Como a ditadura do gerencialismo oprime os professores
Categoria enfrenta precarização, desvalorização e ataques políticos coordenados pela extrema direita. Agora, são avaliados por softwares de “gestão de negócios”. Efeitos: profissionais temporários já são maioria na rede estadual
Publicado 06/08/2025 às 16:33 - Atualizado 06/08/2025 às 16:34

Por Ricardo Normanha, no Blog da Boitempo
No dia 6 de agosto celebra-se o dia dos e das profissionais de educação no Brasil. A comemoração foi estabelecida por lei de 2014 com o propósito de dar visibilidade à categoria e enfatizar a necessidade de sua valorização. O texto da lei é sintético, com apenas dois artigos. Deles não se desdobram outras medidas ou ações que possam, efetivamente, cumprir com o objetivo de reconhecimento dessas trabalhadoras e trabalhadores. A despeito da ausência de caracterização no texto da lei, é fundamental frisar que se trata de um grupo diverso no que se refere às diferentes categorias profissionais: docentes, gestores, profissionais de apoio escolar, agentes de inclusão, merendeiras, cuidadoras, berçaristas. Ressalta-se ainda a predominância feminina no setor – como em outras profissões ligadas ao cuidado —, fator historicamente associado à desvalorização profissional.

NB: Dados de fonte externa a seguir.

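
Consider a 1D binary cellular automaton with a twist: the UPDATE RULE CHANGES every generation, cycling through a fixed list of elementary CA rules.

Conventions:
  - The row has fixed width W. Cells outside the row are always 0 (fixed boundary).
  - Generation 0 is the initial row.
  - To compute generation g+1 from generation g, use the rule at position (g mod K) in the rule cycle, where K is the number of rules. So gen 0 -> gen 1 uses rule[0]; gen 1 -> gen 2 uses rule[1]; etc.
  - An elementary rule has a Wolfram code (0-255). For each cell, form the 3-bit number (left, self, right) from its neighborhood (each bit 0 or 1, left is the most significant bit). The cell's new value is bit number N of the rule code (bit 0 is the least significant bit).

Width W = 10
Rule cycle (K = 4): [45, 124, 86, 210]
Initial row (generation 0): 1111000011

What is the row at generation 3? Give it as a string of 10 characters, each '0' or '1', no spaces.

Gen 0: 1111000011
Gen 1 (rule 45): 1000011010
Gen 2 (rule 124): 1100011111
Gen 3 (rule 86): 0110100001

Answer: 0110100001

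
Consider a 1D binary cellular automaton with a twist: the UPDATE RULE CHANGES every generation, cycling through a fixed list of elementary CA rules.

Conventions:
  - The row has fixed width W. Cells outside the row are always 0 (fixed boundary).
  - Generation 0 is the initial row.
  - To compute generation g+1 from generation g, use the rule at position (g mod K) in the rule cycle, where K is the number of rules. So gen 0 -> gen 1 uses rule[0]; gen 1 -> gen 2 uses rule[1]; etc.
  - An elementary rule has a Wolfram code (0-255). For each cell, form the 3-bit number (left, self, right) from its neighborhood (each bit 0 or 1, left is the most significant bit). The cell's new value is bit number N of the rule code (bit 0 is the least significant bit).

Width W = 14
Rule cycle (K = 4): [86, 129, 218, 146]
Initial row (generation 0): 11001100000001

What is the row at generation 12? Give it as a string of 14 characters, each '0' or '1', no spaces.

Answer: 01111000000001

Derivation:
Gen 0: 11001100000001
Gen 1 (rule 86): 01110110000011
Gen 2 (rule 129): 00100000111000
Gen 3 (rule 218): 01010001111100
Gen 4 (rule 146): 10001010111010
Gen 5 (rule 86): 11011010001011
Gen 6 (rule 129): 00000000100000
Gen 7 (rule 218): 00000001010000
Gen 8 (rule 146): 00000010001000
Gen 9 (rule 86): 00000111011100
Gen 10 (rule 129): 11110010001001
Gen 11 (rule 218): 11111101010110
Gen 12 (rule 146): 01111000000001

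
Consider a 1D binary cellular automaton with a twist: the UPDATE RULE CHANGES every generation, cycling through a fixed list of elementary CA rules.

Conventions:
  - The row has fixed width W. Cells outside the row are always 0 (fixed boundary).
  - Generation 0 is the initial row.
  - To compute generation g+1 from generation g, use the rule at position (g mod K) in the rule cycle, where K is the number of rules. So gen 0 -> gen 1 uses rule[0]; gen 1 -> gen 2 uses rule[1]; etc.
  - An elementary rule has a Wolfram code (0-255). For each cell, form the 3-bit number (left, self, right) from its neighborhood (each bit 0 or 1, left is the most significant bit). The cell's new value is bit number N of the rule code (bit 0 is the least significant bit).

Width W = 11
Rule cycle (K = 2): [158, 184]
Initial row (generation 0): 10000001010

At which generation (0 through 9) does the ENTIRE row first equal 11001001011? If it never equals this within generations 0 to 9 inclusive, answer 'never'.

Gen 0: 10000001010
Gen 1 (rule 158): 11000011011
Gen 2 (rule 184): 10100010110
Gen 3 (rule 158): 10110110101
Gen 4 (rule 184): 01101101010
Gen 5 (rule 158): 11001001011
Gen 6 (rule 184): 10100100110
Gen 7 (rule 158): 10111111101
Gen 8 (rule 184): 01111111010
Gen 9 (rule 158): 11111110011

Answer: 5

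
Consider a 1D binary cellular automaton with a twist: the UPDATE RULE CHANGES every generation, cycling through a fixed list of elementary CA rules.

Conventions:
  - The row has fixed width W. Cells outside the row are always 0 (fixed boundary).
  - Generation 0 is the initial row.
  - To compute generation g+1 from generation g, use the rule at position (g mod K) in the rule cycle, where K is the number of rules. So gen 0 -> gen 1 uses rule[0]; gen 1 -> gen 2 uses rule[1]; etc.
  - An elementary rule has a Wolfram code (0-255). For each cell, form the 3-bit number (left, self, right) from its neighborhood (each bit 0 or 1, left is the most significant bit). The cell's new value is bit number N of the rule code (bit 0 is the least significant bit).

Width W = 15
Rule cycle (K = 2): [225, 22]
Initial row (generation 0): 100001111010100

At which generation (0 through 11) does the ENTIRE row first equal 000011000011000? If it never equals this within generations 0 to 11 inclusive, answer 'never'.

Answer: 4

Derivation:
Gen 0: 100001111010100
Gen 1 (rule 225): 001100111101001
Gen 2 (rule 22): 010011000001111
Gen 3 (rule 225): 000001011100111
Gen 4 (rule 22): 000011000011000
Gen 5 (rule 225): 111001011001011
Gen 6 (rule 22): 000111000111000
Gen 7 (rule 225): 110011010011011
Gen 8 (rule 22): 001100011100000
Gen 9 (rule 225): 100101001101111
Gen 10 (rule 22): 111101110000000
Gen 11 (rule 225): 011110110111111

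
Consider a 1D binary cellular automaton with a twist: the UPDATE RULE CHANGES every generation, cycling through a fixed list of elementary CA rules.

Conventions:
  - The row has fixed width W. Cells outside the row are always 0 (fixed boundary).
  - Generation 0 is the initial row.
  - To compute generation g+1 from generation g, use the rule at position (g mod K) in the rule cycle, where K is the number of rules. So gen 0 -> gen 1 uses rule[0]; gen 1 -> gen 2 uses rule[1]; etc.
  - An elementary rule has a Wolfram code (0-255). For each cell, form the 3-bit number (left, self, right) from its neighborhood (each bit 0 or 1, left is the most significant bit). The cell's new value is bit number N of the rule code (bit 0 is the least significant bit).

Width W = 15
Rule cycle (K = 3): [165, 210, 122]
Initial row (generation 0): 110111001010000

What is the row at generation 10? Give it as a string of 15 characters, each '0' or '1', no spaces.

Gen 0: 110111001010000
Gen 1 (rule 165): 001010001110111
Gen 2 (rule 210): 010001010110011
Gen 3 (rule 122): 101010101111111
Gen 4 (rule 165): 111111110111110
Gen 5 (rule 210): 011111110011111
Gen 6 (rule 122): 110000011110001
Gen 7 (rule 165): 000111001100101
Gen 8 (rule 210): 001011110111000
Gen 9 (rule 122): 010110011101100
Gen 10 (rule 165): 011000001010001

Answer: 011000001010001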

Trata-se, portanto, de um momento simbólico, mas não isolado, para refletir sobre os principais desafios cotidianos dessa categoria. Trata-se de uma série de desafios estruturais, agravados por políticas públicas que reforçam as condições precárias de trabalho. É uma tarefa árdua selecionar os principais entre eles, numerá-los e sintetizá-los em um texto curto como este. Mas, mesmo sob o risco de cair em simplificações, vale o esforço para que sirva como elemento de reflexão e, principalmente, para a ação política coletiva.
Desvalorização das carreiras, baixos salários e precarização das condições de trabalho
A precariedade salarial e as condições de trabalho na educação pública são problemas estruturais há décadas. Ainda que os números apresentem um cenário no qual a remuneração de docentes da rede pública seja, ao longo da vida, superior ao de profissionais da rede privada, especialmente em função dos salários oferecidos pela administração federal (Institutos Federais e Universidades), é notório que, em relação a outros setores profissionais, o campo da educação é marcado por grandes distorções no que se refere aos rendimentos e planos de carreira.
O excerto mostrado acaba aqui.